Defenders of Entrepreneurs’ Relief are on the back foot. In the corridors of power, rumblings have been heard that this tax relief is under threat. As entrepreneur Guy Mucklow writes in City A.M.:
“Originally introduced by Labour seven years ago, the Entrepreneurs’ relief lifetime allowance was doubled by the coalition government to £10m in March 2011. However, according to a report by the National Audit Office in November 2014, the cost of the relief has increased to almost £3bn. Subsequent political scrutiny could put its future in jeopardy.”
Entrepreneurs’ Relief offers business owners a lifetime allowance of £10m of gain taxed at the reduced rate of 10% for individual shareholdings of over 5%. Since its introduction in 2008 – when it replaced Taper Relief – the allowance has been raised to £2m, 5m, and finally its current level of £10m.
Its success may well contribute to its downfall. The £3bn has been “lost” because entrepreneurship is flourishing in the UK – partly because successive government have realised how vital entrepreneurs are and therefore offered people tax incentives to take the leap. If the idea is to encourage entrepreneurs, it is short-sighted to bemoan the loss of tax revenue (an inevitable by-product of the policy’s success).

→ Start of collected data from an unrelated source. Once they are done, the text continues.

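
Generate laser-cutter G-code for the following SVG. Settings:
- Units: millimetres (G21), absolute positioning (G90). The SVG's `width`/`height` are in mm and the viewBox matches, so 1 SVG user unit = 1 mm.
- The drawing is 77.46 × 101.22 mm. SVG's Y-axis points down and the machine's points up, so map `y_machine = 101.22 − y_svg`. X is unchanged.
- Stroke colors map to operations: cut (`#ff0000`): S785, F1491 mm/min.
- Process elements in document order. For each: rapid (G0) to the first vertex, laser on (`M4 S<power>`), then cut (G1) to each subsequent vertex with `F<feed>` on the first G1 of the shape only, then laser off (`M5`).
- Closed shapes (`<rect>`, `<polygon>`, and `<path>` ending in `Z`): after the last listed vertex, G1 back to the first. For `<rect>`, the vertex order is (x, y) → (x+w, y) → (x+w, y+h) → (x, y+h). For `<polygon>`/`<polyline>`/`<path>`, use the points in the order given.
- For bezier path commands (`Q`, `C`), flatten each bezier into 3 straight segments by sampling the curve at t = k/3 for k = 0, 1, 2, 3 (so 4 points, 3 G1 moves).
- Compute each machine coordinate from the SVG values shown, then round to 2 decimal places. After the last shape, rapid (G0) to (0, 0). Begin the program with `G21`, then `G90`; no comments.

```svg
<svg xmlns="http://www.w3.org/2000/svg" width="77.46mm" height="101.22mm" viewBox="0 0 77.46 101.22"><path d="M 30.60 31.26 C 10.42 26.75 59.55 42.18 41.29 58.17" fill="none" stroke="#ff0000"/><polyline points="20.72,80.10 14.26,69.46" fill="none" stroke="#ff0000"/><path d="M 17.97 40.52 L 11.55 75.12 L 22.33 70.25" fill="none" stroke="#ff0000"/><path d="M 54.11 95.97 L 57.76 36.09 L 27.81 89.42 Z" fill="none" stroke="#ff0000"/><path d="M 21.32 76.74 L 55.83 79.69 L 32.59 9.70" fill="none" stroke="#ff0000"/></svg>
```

1 u = 1 mm; y_m = 101.22 − y.

[1] `<path>` cubic bezier, #ff0000→cut S785 F1491: (30.60,69.96) → (28.46,68.54) → (42.15,58.14) → (41.29,43.05)

[2] `<polyline>` line segment, #ff0000→cut S785 F1491: (20.72,21.12) → (14.26,31.76)

[3] `<path>` open polyline, #ff0000→cut S785 F1491: (17.97,60.70) → (11.55,26.10) → (22.33,30.97)

[4] `<path>` closed polygon, #ff0000→cut S785 F1491: (54.11,5.25) → (57.76,65.13) → (27.81,11.80) → (54.11,5.25) (closed)

[5] `<path>` open polyline, #ff0000→cut S785 F1491: (21.32,24.48) → (55.83,21.53) → (32.59,91.52)

G21
G90
G0 X30.60 Y69.96
M4 S785
G1 X28.46 Y68.54 F1491
G1 X42.15 Y58.14
G1 X41.29 Y43.05
M5
G0 X20.72 Y21.12
M4 S785
G1 X14.26 Y31.76 F1491
M5
G0 X17.97 Y60.70
M4 S785
G1 X11.55 Y26.10 F1491
G1 X22.33 Y30.97
M5
G0 X54.11 Y5.25
M4 S785
G1 X57.76 Y65.13 F1491
G1 X27.81 Y11.80
G1 X54.11 Y5.25
M5
G0 X21.32 Y24.48
M4 S785
G1 X55.83 Y21.53 F1491
G1 X32.59 Y91.52
M5
G0 X0.00 Y0.00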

In our Manifesto, Tim Hames of the BVCA argued forcefully that we should be extending Entrepreneurs’ Relief:
“If the Government were to discard the 5% requirement, lure business angels yet further into the start-up scene and eliminate the current cap altogether, it would revolutionise the tax treatment of entrepreneurs in Britain. The howls of anguish from the likes of Berlin, Dublin and Luxembourg would be audible in the Treasury.”
Getting rid of the 5% equity requirement should be prioritised in any move pushing for its extension. It may be pushing entrepreneurs to exit their companies or not take on extra funding in case they get diluted below the 5% threshold. Labour may be amenable. Its March 2013 Small Business Taskforce report stated:
“Extend entrepreneurs’ relief beyond capital gains to dividends, in order to remove the incentive for entrepreneurs to dispose of their businesses rather than grow them. Reduce the 5% threshold for entrepreneurs’ relief to 1% or below to allow more employees to benefit from investing in the high growth companies they work for.”
In contrast, the Liberal Democrats’ 2013 autumn conference, a policy paper entitled Fairer Taxes, Policies for the Reform of Taxation was endorsed by the party. It included the following statement:
“We wish to focus Entrepreneurs’ Relief to better serve the purpose for which it is intended; incentivising entrepreneurs and start-up business owners, and prevent it from simply being used as a way for wealthy investors to reduce their tax bills. We would therefore increase the shareholding requirement to 25%.”
Extending it to 25% would definitely incentivise entrepreneurs to exit their companies early. There is no earthly reason why it should be raised from 5% and every reason why is should be cut. Britain is backing entrepreneurs – now isn’t the time to take the foot off the pedal.